第十九章九尾狐的告白
皇後走後,我從杯盤狼藉中勉強站起,渾身突然產生了一種奇怪的束縛感,並且隨著我每走一步都變得更加緊迫,很快我覺得手腳都被勒緊,胸口也幾乎到無法呼吸。
我重重的倒在地上,可喉嚨也發不出聲音,我第一次產生了對死亡的恐懼,我的手艱難的向前伸著,卻什麽都抓不住。
我已經被勒得翻起白眼,我隱隱覺得是重華羽衣的反噬,這時,我的眼前突然出現了一抹櫻粉色的裙擺,我下意識的想要捉住它,卻突然被裏麵伸出的繡鞋狠狠踢開。

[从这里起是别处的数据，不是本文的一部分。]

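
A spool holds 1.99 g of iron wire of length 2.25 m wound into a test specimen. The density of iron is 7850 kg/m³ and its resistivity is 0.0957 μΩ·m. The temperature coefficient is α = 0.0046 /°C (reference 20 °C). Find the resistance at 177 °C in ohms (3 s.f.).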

這一重創,讓我渾身的疼痛更是增添數倍,我連蜷起身體都很難,隻能直挺挺的躺著無聲的疼痛。
那人蹲下來看我,滿臉的得意,那張臉我倒是好久也沒有見過了,是甘泉宮的掌事宮女珍珠,自我初入宮時與我頻頻衝突,到我一躍受封夫人之後,便不見她的蹤影,我也並沒打算追究過她的無理,若不是她現在就在我麵前,我早就忘記還有這樣一個人。
見我連話都說不出,她異常開心,"你也有今天,還來得這麽快,那些大人們說的沒錯,你不過就是個絕色的草包,不過是陛下一時興起的玩物罷了,出身低微,這宮裏的宮女也比你高貴些,你憑什麽住在這甘泉宮裏,憑什麽霸占陛下的所有寵愛?"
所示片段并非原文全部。